ARG SPARK_IMAGE=spark:3.5.4

FROM ${SPARK_IMAGE}

# Add dependency for Hadoop Aliyun OSS support
ADD --chown=spark:spark --chmod=644 https://repo1.maven.org/maven2/org/apache/hadoop/hadoop-aliyun/3.3.4/hadoop-aliyun-3.3.4.jar ${SPARK_HOME}/jars
ADD --chown=spark:spark --chmod=644 https://repo1.maven.org/maven2/com/aliyun/oss/aliyun-sdk-oss/3.17.4/aliyun-sdk-oss-3.17.4.jar ${SPARK_HOME}/jars
ADD --chown=spark:spark --chmod=644 https://repo1.maven.org/maven2/org/jdom/jdom2/2.0.6.1/jdom2-2.0.6.1.jar ${SPARK_HOME}/jars

# Add dependency for Celeborn
ADD --chown=spark:spark --chmod=644 https://repo1.maven.org/maven2/org/apache/celeborn/celeborn-client-spark-3-shaded_2.12/0.5.3/celeborn-client-spark-3-shaded_2.12-0.5.3.jar ${SPARK_HOME}/jars

Run the following command to submit the SparkApplication.
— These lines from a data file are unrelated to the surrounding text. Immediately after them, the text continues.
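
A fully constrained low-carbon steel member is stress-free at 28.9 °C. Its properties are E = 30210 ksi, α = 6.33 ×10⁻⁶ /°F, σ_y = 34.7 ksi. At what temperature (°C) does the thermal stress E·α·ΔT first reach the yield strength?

E = 30210 ksi = 208.3 GPa.
α = 6.33×10⁻⁶/°F × 9/5 = 11.4×10⁻⁶/K.
σ_y = 34.7 ksi = 239.2 MPa.
E·α·ΔT = 239.2 MPa ⇒ ΔT = 239.2 / (208.3×10³ × 11.4×10⁻⁶) = 100.8 K.
T = 28.9 + 100.8 = 129.7 °C.

130 °C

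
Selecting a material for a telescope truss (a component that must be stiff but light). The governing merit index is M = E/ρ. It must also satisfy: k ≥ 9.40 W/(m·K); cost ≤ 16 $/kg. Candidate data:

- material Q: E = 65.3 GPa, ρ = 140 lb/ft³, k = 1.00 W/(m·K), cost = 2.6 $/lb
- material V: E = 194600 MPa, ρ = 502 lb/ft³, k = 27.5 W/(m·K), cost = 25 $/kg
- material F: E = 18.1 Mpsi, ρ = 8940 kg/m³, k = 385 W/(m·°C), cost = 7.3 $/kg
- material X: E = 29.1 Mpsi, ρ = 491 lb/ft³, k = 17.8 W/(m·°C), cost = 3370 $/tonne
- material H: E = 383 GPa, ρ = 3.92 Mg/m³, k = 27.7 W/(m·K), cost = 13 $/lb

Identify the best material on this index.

Screen on constraints: k ≥ 9.40 W/(m·K); cost ≤ 16 $/kg. Survivors: material F, material X.
Convert each candidate to consistent units, then evaluate M:
  material F: E = 124.8 GPa, ρ = 8940 kg/m³
  material X: E = 200.6 GPa, ρ = 7865 kg/m³
  material X: M = 25.5 MN·m/kg
  material F: M = 14.0 MN·m/kg
Material X has the largest M.

material X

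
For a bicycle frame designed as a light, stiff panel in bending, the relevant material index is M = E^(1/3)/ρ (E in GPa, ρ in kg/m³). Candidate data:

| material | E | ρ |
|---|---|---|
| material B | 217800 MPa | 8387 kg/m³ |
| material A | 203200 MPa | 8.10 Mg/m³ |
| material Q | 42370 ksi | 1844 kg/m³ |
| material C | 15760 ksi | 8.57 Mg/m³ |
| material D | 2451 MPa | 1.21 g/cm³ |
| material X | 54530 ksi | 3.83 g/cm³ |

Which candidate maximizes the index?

In SI units:
  material B: E = 217.8 GPa, ρ = 8387 kg/m³
  material A: E = 203.2 GPa, ρ = 8100 kg/m³
  material Q: E = 292.1 GPa, ρ = 1844 kg/m³
  material C: E = 108.7 GPa, ρ = 8570 kg/m³
  material D: E = 2.451 GPa, ρ = 1210 kg/m³
  material X: E = 376.0 GPa, ρ = 3830 kg/m³
  material Q: M = 3.60×10⁻³
  material X: M = 1.88×10⁻³
  material D: M = 1.11×10⁻³
  material A: M = 0.726×10⁻³
  material B: M = 0.717×10⁻³
  material C: M = 0.557×10⁻³
Material Q ranks first.

material Q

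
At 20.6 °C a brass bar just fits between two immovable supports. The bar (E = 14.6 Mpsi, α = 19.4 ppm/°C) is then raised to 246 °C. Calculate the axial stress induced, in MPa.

E = 14.6 Mpsi = 100.7 GPa.
ΔT = 225.4 K. Constrained thermal stress σ = E·α·ΔT = 100.7×10³ MPa × 19.4×10⁻⁶ × 225.4 = 440 MPa (compressive).

440 MPa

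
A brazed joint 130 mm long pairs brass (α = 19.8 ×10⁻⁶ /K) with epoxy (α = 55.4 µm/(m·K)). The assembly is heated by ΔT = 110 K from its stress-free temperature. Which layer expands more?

α(brass) = 19.8×10⁻⁶/K vs α(epoxy) = 55.4×10⁻⁶/K.
Higher α expands more for the same ΔT: epoxy.

epoxy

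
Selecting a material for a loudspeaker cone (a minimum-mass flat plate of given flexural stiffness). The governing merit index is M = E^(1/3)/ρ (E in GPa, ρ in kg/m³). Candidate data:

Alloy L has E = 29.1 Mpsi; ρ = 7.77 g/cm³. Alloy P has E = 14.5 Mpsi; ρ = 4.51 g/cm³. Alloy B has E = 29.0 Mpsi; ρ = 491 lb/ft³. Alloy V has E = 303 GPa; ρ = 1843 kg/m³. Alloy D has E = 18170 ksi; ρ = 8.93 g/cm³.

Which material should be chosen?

In SI units:
  alloy L: E = 200.6 GPa, ρ = 7770 kg/m³
  alloy P: E = 99.97 GPa, ρ = 4510 kg/m³
  alloy B: E = 199.9 GPa, ρ = 7865 kg/m³
  alloy V: E = 303.0 GPa, ρ = 1843 kg/m³
  alloy D: E = 125.3 GPa, ρ = 8930 kg/m³
  alloy V: M = 3.64×10⁻³
  alloy P: M = 1.03×10⁻³
  alloy L: M = 0.753×10⁻³
  alloy B: M = 0.743×10⁻³
  alloy D: M = 0.560×10⁻³
Alloy V has the largest M.

alloy V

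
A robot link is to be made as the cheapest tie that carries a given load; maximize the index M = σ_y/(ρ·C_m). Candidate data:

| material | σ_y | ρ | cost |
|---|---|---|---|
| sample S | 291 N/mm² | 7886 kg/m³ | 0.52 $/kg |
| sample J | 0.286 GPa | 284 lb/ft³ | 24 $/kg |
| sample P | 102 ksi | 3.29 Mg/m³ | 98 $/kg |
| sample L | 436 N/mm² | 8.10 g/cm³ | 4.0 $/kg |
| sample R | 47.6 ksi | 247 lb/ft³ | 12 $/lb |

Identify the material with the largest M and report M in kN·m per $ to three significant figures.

Convert each candidate to consistent units, then evaluate M:
  sample S: σ_y = 291.0 MPa, ρ = 7886 kg/m³, cost = 0.5200 $/kg
  sample J: σ_y = 286.0 MPa, ρ = 4549 kg/m³, cost = 24.00 $/kg
  sample P: σ_y = 703.3 MPa, ρ = 3290 kg/m³, cost = 98.00 $/kg
  sample L: σ_y = 436.0 MPa, ρ = 8100 kg/m³, cost = 4.000 $/kg
  sample R: σ_y = 328.2 MPa, ρ = 3957 kg/m³, cost = 26.46 $/kg
  sample S: M = 71.0 kN·m per $
  sample L: M = 13.5 kN·m per $
  sample R: M = 3.14 kN·m per $
  sample J: M = 2.62 kN·m per $
  sample P: M = 2.18 kN·m per $
The maximum is for sample S.

sample S, M = 71.0 kN·m per $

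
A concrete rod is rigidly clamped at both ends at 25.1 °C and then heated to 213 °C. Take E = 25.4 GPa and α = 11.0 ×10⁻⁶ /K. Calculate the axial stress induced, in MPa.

ΔT = 187.9 K. Constrained thermal stress σ = E·α·ΔT = 25.40×10³ MPa × 11.0×10⁻⁶ × 187.9 = 52.5 MPa (compressive).

52.5 MPa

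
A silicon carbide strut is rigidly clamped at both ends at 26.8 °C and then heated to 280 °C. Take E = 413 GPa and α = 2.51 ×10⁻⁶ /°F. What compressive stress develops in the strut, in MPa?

α = 2.51×10⁻⁶/°F × 9/5 = 4.52×10⁻⁶/K.
ΔT = 253.2 K. Constrained thermal stress σ = E·α·ΔT = 413.0×10³ MPa × 4.52×10⁻⁶ × 253.2 = 472 MPa (compressive).

472 MPa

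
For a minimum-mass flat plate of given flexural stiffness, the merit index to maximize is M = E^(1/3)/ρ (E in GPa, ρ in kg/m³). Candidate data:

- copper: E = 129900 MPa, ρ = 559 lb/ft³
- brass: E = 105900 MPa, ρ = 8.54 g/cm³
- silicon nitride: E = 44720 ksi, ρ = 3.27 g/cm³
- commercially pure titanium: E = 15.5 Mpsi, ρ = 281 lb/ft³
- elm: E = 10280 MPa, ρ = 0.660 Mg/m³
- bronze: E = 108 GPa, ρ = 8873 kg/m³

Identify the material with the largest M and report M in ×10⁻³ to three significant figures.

elm, M = 3.29×10⁻³

Normalizing units and computing the index:
  copper: E = 129.9 GPa, ρ = 8954 kg/m³
  brass: E = 105.9 GPa, ρ = 8540 kg/m³
  silicon nitride: E = 308.3 GPa, ρ = 3270 kg/m³
  commercially pure titanium: E = 106.9 GPa, ρ = 4501 kg/m³
  elm: E = 10.28 GPa, ρ = 660.0 kg/m³
  bronze: E = 108.0 GPa, ρ = 8873 kg/m³
  elm: M = 3.29×10⁻³
  silicon nitride: M = 2.07×10⁻³
  commercially pure titanium: M = 1.05×10⁻³
  copper: M = 0.566×10⁻³
  brass: M = 0.554×10⁻³
  bronze: M = 0.537×10⁻³
Highest index: elm.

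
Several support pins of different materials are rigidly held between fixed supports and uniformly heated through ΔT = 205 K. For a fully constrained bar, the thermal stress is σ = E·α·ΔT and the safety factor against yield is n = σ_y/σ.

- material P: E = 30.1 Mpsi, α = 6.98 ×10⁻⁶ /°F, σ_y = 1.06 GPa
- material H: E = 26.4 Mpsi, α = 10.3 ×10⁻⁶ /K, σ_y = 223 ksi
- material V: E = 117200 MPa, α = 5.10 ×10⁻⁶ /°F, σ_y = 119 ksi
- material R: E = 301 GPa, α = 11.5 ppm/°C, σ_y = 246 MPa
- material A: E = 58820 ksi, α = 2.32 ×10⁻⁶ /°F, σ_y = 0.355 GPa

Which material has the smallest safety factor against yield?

material R

Per material, after unit conversion:
  material P: E = 207.5, α = 12.6, σ_y = 1060 → σ = 535 MPa, n = 1.98
  material H: E = 182.0, α = 10.3, σ_y = 1538 → σ = 384 MPa, n = 4.00
  material V: E = 117.2, α = 9.18, σ_y = 820.5 → σ = 221 MPa, n = 3.72
  material R: E = 301.0, α = 11.5, σ_y = 246.0 → σ = 710 MPa, n = 0.347
  material A: E = 405.5, α = 4.18, σ_y = 355.0 → σ = 347 MPa, n = 1.02
The minimum is material R at n = 0.347.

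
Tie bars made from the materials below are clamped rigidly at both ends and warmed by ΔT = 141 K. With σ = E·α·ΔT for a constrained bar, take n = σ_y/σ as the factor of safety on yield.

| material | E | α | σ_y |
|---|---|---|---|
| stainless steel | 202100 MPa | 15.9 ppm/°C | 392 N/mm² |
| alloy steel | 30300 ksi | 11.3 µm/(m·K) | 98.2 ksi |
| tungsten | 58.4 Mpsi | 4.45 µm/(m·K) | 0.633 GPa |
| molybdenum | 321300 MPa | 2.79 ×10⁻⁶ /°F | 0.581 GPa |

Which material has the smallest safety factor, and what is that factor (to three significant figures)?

Converting E to GPa, α to ×10⁻⁶/K, σ_y to MPa, then σ and n for each:
  stainless steel: E = 202.1, α = 15.9, σ_y = 392.0 → σ = 453 MPa, n = 0.865
  alloy steel: E = 208.9, α = 11.3, σ_y = 677.1 → σ = 333 MPa, n = 2.03
  tungsten: E = 402.7, α = 4.45, σ_y = 633.0 → σ = 253 MPa, n = 2.51
  molybdenum: E = 321.3, α = 5.02, σ_y = 581.0 → σ = 228 MPa, n = 2.55
Smallest n: stainless steel with n = 0.865.

stainless steel, n = 0.865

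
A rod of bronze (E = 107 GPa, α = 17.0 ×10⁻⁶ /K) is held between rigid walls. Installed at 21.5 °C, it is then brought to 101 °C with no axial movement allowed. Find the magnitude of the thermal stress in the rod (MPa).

145 MPa

ΔT = 79.50 K. Constrained thermal stress σ = E·α·ΔT = 107.0×10³ MPa × 17.0×10⁻⁶ × 79.50 = 145 MPa (compressive).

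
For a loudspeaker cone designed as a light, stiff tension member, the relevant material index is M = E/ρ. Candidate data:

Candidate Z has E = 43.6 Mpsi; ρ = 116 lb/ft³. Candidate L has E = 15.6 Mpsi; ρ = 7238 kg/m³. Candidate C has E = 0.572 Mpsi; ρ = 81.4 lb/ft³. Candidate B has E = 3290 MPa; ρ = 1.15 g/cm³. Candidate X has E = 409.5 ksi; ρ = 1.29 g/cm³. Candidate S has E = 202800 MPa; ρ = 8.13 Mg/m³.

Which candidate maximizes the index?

candidate Z

Putting every candidate on a common basis:
  candidate Z: E = 300.6 GPa, ρ = 1858 kg/m³
  candidate L: E = 107.6 GPa, ρ = 7238 kg/m³
  candidate C: E = 3.944 GPa, ρ = 1304 kg/m³
  candidate B: E = 3.290 GPa, ρ = 1150 kg/m³
  candidate X: E = 2.823 GPa, ρ = 1290 kg/m³
  candidate S: E = 202.8 GPa, ρ = 8130 kg/m³
  candidate Z: M = 162 MN·m/kg
  candidate S: M = 24.9 MN·m/kg
  candidate L: M = 14.9 MN·m/kg
  candidate C: M = 3.02 MN·m/kg
  candidate B: M = 2.86 MN·m/kg
  candidate X: M = 2.19 MN·m/kg
The maximum is for candidate Z.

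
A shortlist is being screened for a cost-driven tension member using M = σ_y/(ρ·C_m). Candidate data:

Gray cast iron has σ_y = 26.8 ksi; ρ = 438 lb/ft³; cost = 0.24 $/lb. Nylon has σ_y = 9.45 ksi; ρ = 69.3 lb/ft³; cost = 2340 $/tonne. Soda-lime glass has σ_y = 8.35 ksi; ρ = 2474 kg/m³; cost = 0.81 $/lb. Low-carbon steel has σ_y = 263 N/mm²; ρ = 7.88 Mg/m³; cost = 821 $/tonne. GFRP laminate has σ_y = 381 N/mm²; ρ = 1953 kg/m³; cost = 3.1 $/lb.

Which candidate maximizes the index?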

kubectl apply -f spark-pagerank-celeborn-dra.yaml

Expected output:

sparkapplication.sparkoperator.k8s.io/spark-pagerank-celeborn-dra created

Check the Driver logs.

kubectl logs -n spark spark-pagerank-celeborn-dra-driver | grep -a2 -b2 "Going to request"

Expected output:

3544-25/01/16 03:51:28 INFO SparkKubernetesClientFactory: Auto-configuring K8s client using current context from users K8s config file
3674-25/01/16 03:51:30 INFO Utils: Using initial executors = 1, max of spark.dynamicAllocation.initialExecutors, spark.dynamicAllocation.minExecutors and spark.executor.instances
3848:25/01/16 03:51:30 INFO ExecutorPodsAllocator: Going to request 1 executors from Kubernetes for ResourceProfile Id: 0, target: 1, known: 0, sharedSlotFromPendingPods: 2147483647.
4026-25/01/16 03:51:30 INFO ExecutorPodsAllocator: Found 0 reusable PVCs from 0 PVCs
4106-25/01/16 03:51:30 INFO CelebornShuffleDataIO: Loading CelebornShuffleDataIO
--
11796-25/01/16 03:51:41 INFO TaskSetManager: Starting task 0.0 in stage 0.0 (TID 0) (192.168.95.163, executor 1, partition 0, PROCESS_LOCAL, 9807 bytes)
11944-25/01/16 03:51:42 INFO BlockManagerInfo: Added broadcast_1_piece0 in memory on 192.168.95.163:37665 (size: 13.3 KiB, free: 2.1 GiB)
12076:25/01/16 03:51:42 INFO ExecutorPodsAllocator: Going to request 1 executors from Kubernetes for ResourceProfile Id: 0, target: 2, known: 1, sharedSlotFromPendingPods: 2147483647.
12254-25/01/16 03:51:42 INFO ExecutorAllocationManager: Requesting 1 new executor because tasks are backlogged (new desired total will be 2 for resource profile id: 0)
12416-25/01/16 03:51:42 INFO ExecutorPodsAllocator: Found 0 reusable PVCs from 0 PVCs

The logs show that the Driver requested one Executor at 03:51:30 and another at 03:51:42.

Verify the job in the Spark History Server. For access instructions, see Use Spark History Server to view information about Spark jobs.
The job's event timeline confirms that two Executors were created sequentially.